Paylaş
Son saniyeye kadar zorlamış, inanılmaz goller kaçırmış ama 1-1’lik skoru değiştirememişlerdi. ‘Yıkım’ gibi görünse de aslında bugünleri müjdeleyen bir ruhun dışa vurumuydu o görüntüler...
Sözünü ettiğim maçsa Beşiktaş-Trabzonspor maçıydı... Beşiktaş’ın başında Samet Aybaba, Trabzonspor’unsa Şenol Güneş vardı...
2012’den itibaren Beşiktaş futbol takımı sürekli gelişti. Aybaba, Bilic ve Güneş... Her hoca bir tuğla koydu. Statsız şampiyonluk yarışı verilirken çok acı çekildi.
Takım hamdı, pişti... Nihayetinde de üst üste iki şampiyonluk... Ve Şampiyonlar Ligi’nde gruptan terfi. Beşiktaş, futbolda 6 yılda kabuk değiştirdi. Ligde şampiyon olurken eskisi gibi sadece yoğun bir emekle mutlu sona kavuşmadı. Futboluna estetik de kattı: Yani Rıza Çalımbay ile simgeleşen çalışkanlık, Barcelona’dan esintiler sunan pas oyunu ile Quaresma’nın trivela ve rabona’larıyla bireysel olarak da süslendi...
VİTRİN DEVLER LİGİ
UEFA anlaşmasının da yardımıyla transferde açık vermemeyi de öğrenen Beşiktaş, Premier Lig’e oyuncu satar hale geldi. Bunu sağlayan en önemli etken de Şampiyonlar Ligi....

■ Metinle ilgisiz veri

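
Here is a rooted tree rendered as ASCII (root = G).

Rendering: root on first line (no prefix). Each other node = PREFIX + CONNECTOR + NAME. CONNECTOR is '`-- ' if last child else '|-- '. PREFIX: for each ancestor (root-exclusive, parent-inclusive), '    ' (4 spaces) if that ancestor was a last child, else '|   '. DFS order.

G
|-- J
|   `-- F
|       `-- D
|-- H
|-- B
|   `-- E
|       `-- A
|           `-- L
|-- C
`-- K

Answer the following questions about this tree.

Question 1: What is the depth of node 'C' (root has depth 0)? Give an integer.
Answer: 1

Derivation:
Path from root to C: G -> C
Depth = number of edges = 1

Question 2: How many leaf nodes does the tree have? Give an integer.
Leaves (nodes with no children): C, D, H, K, L

Answer: 5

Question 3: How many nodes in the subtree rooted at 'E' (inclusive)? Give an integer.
Answer: 3

Derivation:
Subtree rooted at E contains: A, E, L
Count = 3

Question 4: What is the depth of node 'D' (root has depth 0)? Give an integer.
Path from root to D: G -> J -> F -> D
Depth = number of edges = 3

Answer: 3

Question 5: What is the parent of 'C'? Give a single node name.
Answer: G

Derivation:
Scan adjacency: C appears as child of G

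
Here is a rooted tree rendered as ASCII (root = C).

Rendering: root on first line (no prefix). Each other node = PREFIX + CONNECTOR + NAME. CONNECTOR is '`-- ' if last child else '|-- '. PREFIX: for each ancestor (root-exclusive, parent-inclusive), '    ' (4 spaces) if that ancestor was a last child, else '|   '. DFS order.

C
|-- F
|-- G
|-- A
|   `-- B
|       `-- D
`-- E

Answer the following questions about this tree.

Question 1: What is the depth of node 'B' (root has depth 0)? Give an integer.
Path from root to B: C -> A -> B
Depth = number of edges = 2

Answer: 2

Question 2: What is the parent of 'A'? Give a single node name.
Answer: C

Derivation:
Scan adjacency: A appears as child of C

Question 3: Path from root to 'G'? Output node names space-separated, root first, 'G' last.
Answer: C G

Derivation:
Walk down from root: C -> G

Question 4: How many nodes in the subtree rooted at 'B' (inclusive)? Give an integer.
Subtree rooted at B contains: B, D
Count = 2

Answer: 2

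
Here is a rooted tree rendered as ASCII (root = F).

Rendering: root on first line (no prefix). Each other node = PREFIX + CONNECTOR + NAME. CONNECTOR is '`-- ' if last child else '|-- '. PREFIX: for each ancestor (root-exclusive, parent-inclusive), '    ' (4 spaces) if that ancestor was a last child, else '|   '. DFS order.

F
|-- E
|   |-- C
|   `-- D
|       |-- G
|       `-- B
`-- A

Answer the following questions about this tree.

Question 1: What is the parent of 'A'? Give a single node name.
Scan adjacency: A appears as child of F

Answer: F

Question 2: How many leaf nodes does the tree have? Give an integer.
Answer: 4

Derivation:
Leaves (nodes with no children): A, B, C, G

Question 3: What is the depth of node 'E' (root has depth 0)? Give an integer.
Path from root to E: F -> E
Depth = number of edges = 1

Answer: 1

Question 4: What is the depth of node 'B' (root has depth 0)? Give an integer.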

Cenk Tosun, sezon başında Premier Lig kapısından dönerken verilen teklif 10 milyon Euro’ydu. Aynı adam, 4 ay sonra 28 milyon Euro’ya gitti.
Çünkü bu 4 ayda Şampiyonlar Ligi’nde 4 gol atmıştı. Oysa ligdeki gol performansı geçen sezonun biraz daha gerisindeydi. Ama geçen sezon Şampiyonlar Ligi’nde sadece 1 gol atabilmişti. Bizim topraklar için en iyi vitrin Devler Ligi’dir... Yoksa Cenk, Fransa Ligi’nde olsaydı 80’e de 90’a da giderdi.
DÜNYA AÇILIMI ŞART
Beşiktaş’ın futboldaki başarısını kalıcı kılıp, tüm kulübü de dönüştürmeli. Esas olan sürdürülebilir başarıdır. Şu anki başarıya henüz ‘kalıcı’ diyemeyiz.

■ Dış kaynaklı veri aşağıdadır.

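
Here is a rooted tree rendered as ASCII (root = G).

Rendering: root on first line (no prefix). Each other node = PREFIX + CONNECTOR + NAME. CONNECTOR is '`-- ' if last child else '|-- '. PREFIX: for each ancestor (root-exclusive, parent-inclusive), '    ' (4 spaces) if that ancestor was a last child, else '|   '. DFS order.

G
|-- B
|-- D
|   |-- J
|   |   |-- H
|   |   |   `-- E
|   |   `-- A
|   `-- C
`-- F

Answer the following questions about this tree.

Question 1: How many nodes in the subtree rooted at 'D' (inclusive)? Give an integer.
Subtree rooted at D contains: A, C, D, E, H, J
Count = 6

Answer: 6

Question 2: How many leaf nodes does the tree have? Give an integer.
Answer: 5

Derivation:
Leaves (nodes with no children): A, B, C, E, F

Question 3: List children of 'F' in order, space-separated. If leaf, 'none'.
Answer: none

Derivation:
Node F's children (from adjacency): (leaf)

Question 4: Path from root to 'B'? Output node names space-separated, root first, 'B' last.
Answer: G B

Derivation:
Walk down from root: G -> B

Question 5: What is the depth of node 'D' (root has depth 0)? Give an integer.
Path from root to D: G -> D
Depth = number of edges = 1

Answer: 1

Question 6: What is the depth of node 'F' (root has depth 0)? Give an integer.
Path from root to F: G -> F
Depth = number of edges = 1

Answer: 1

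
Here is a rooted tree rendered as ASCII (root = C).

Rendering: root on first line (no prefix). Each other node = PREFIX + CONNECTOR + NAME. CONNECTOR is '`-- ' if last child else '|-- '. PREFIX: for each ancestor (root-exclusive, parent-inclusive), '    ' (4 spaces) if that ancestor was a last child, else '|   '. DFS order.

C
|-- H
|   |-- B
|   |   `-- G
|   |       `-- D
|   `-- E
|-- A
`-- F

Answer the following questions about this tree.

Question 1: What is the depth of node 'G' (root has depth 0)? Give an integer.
Path from root to G: C -> H -> B -> G
Depth = number of edges = 3

Answer: 3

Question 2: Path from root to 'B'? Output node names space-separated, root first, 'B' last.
Answer: C H B

Derivation:
Walk down from root: C -> H -> B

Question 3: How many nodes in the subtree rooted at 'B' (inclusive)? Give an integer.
Answer: 3

Derivation:
Subtree rooted at B contains: B, D, G
Count = 3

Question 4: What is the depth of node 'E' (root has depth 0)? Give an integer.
Path from root to E: C -> H -> E
Depth = number of edges = 2

Answer: 2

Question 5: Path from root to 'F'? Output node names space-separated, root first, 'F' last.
Answer: C F

Derivation:
Walk down from root: C -> F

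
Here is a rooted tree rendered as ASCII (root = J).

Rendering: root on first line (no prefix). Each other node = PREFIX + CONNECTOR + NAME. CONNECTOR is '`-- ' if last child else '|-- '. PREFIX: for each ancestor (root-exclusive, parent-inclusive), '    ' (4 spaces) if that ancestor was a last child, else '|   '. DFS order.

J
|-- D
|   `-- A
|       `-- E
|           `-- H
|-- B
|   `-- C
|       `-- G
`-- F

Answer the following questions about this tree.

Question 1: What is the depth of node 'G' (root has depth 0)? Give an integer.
Path from root to G: J -> B -> C -> G
Depth = number of edges = 3

Answer: 3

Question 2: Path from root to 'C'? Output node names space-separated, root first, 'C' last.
Walk down from root: J -> B -> C

Answer: J B C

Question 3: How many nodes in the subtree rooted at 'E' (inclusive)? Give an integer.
Answer: 2

Derivation:
Subtree rooted at E contains: E, H
Count = 2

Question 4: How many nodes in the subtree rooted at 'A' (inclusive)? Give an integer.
Answer: 3

Derivation:
Subtree rooted at A contains: A, E, H
Count = 3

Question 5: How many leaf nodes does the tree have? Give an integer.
Leaves (nodes with no children): F, G, H

Answer: 3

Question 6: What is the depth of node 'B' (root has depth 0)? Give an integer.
Path from root to B: J -> B
Depth = number of edges = 1

Answer: 1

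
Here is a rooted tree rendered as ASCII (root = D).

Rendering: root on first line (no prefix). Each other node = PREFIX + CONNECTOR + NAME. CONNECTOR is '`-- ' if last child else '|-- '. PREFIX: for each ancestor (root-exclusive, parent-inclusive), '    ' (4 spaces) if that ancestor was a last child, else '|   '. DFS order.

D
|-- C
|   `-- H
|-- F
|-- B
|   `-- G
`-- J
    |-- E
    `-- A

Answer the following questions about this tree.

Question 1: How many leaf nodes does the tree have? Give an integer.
Leaves (nodes with no children): A, E, F, G, H

Answer: 5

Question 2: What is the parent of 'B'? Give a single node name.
Scan adjacency: B appears as child of D

Answer: D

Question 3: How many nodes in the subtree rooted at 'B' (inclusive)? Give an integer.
Answer: 2

Derivation:
Subtree rooted at B contains: B, G
Count = 2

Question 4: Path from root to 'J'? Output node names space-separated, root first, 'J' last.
Answer: D J

Derivation:
Walk down from root: D -> J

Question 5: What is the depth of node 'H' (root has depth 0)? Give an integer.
Path from root to H: D -> C -> H
Depth = number of edges = 2

Answer: 2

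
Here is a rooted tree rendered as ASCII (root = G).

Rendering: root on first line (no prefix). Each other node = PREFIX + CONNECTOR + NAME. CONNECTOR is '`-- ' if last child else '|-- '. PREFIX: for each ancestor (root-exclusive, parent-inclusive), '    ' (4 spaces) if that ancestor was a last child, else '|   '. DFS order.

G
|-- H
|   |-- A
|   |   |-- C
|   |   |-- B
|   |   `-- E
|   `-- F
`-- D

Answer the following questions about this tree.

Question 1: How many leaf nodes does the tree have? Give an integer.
Answer: 5

Derivation:
Leaves (nodes with no children): B, C, D, E, F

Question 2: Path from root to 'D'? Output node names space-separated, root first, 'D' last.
Answer: G D

Derivation:
Walk down from root: G -> D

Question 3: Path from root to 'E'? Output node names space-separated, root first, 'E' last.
Answer: G H A E

Derivation:
Walk down from root: G -> H -> A -> E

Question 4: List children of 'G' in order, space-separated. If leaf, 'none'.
Answer: H D

Derivation:
Node G's children (from adjacency): H, D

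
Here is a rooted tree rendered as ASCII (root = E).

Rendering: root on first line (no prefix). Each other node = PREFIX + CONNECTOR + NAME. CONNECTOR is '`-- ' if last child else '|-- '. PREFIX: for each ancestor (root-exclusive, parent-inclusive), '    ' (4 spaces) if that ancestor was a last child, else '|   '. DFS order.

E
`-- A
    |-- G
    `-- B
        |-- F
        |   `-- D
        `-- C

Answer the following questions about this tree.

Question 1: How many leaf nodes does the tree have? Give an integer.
Answer: 3

Derivation:
Leaves (nodes with no children): C, D, G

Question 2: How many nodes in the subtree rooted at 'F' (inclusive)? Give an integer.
Subtree rooted at F contains: D, F
Count = 2

Answer: 2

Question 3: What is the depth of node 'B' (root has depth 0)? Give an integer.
Path from root to B: E -> A -> B
Depth = number of edges = 2

Answer: 2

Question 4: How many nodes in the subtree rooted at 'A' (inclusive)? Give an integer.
Answer: 6

Derivation:
Subtree rooted at A contains: A, B, C, D, F, G
Count = 6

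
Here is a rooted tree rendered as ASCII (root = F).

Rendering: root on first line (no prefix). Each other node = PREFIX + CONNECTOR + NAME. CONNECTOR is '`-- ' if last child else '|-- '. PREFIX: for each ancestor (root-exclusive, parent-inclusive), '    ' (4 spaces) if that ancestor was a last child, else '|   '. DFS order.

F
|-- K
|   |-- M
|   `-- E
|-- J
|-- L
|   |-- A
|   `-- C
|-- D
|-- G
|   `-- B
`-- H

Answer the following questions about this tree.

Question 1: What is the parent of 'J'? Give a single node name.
Answer: F

Derivation:
Scan adjacency: J appears as child of F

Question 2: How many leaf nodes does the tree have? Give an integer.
Leaves (nodes with no children): A, B, C, D, E, H, J, M

Answer: 8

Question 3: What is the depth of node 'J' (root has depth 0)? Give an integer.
Answer: 1

Derivation:
Path from root to J: F -> J
Depth = number of edges = 1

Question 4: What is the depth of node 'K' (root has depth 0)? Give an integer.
Answer: 1

Derivation:
Path from root to K: F -> K
Depth = number of edges = 1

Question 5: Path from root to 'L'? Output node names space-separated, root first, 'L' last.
Walk down from root: F -> L

Answer: F L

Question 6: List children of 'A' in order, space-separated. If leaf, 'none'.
Answer: none

Derivation:
Node A's children (from adjacency): (leaf)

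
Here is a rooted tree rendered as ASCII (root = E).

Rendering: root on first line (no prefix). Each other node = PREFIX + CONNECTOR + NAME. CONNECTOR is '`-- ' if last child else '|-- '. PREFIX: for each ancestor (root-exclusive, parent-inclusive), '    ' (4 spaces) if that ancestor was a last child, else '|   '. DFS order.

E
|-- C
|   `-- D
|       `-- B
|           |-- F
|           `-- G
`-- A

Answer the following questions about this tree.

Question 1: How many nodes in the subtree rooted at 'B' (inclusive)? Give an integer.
Subtree rooted at B contains: B, F, G
Count = 3

Answer: 3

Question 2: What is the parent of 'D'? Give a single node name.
Scan adjacency: D appears as child of C

Answer: C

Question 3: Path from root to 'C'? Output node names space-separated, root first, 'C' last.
Walk down from root: E -> C

Answer: E C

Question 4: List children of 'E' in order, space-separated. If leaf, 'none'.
Answer: C A

Derivation:
Node E's children (from adjacency): C, A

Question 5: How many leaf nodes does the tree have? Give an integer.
Leaves (nodes with no children): A, F, G

Answer: 3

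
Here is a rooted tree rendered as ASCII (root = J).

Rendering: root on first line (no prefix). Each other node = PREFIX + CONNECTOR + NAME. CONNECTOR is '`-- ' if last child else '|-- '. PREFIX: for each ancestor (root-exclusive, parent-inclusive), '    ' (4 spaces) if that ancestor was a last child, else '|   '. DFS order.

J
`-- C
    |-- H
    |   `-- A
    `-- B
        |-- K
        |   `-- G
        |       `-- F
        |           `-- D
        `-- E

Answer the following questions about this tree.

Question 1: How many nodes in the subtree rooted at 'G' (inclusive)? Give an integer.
Answer: 3

Derivation:
Subtree rooted at G contains: D, F, G
Count = 3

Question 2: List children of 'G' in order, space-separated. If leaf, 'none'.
Node G's children (from adjacency): F

Answer: F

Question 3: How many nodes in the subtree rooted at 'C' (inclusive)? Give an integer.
Answer: 9

Derivation:
Subtree rooted at C contains: A, B, C, D, E, F, G, H, K
Count = 9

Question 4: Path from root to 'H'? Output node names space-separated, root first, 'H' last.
Walk down from root: J -> C -> H

Answer: J C H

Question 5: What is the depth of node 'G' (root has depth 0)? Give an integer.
Answer: 4

Derivation:
Path from root to G: J -> C -> B -> K -> G
Depth = number of edges = 4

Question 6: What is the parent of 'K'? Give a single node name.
Answer: B

Derivation:
Scan adjacency: K appears as child of B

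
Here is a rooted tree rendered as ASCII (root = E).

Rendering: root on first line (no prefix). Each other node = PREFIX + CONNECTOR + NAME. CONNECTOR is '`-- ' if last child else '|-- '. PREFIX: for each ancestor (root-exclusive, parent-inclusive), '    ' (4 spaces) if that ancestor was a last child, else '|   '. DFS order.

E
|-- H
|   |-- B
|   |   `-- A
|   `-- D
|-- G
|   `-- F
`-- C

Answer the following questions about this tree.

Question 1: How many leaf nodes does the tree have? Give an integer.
Leaves (nodes with no children): A, C, D, F

Answer: 4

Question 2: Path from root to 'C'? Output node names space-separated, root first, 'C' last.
Answer: E C

Derivation:
Walk down from root: E -> C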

Beşiktaş, gelecek sezon Şampiyonlar Ligi’ne gidemezse, her şey tersine dönebilir. Çünkü, yayın geliri dışında kulübü besleyen yeni kaynaklar yok. Cenk ve Şampiyonlar Ligi’nden sağlanan ‘rekor’ gelir bile ancak 1 yıllık banka borcunun faizini karşılayabiliyor!
Takımın başarısının yanında bir diğer başarı da stat... Fikret Orman’ın içerideki kaynağın bittiğini ve yurt dışına açılmanın şart olduğunu görmesi de önemli.
Bu açılım birçok kişiye Nasrettin Hoca’nın yün hikâyesini çağrıştırıyor. Evet, samimi ve ciddi olunmazsa bu iş bir fıkraya dönüşebilir. Ancak başarılırsa da Beşiktaş, hakikaten bir devrim yapmış olur. ‘Dünya açılımı’nı besleyecek en önemli olay da Şampiyonlar Ligi’nde devamlılık.
FARKINDALIK LAZIM
6 yıllık emeğin heba olmaması için gelecek sezon da bu arenada olmak hayati. Ve bunun da olup olmayacağı büyük ölçüde önümüzdeki 21 Ocak’ta başlayacak olan 53 günde belli olacak. Bayern maçlarının da olduğu süreçte aşçısından futbolcusuna, siyah beyazlı camiada bir ‘farkındalık’ oluşmalı. Güneş, kuvvet ve taktik kadar, futbolcularında bu farkındalığı da yaratmalı.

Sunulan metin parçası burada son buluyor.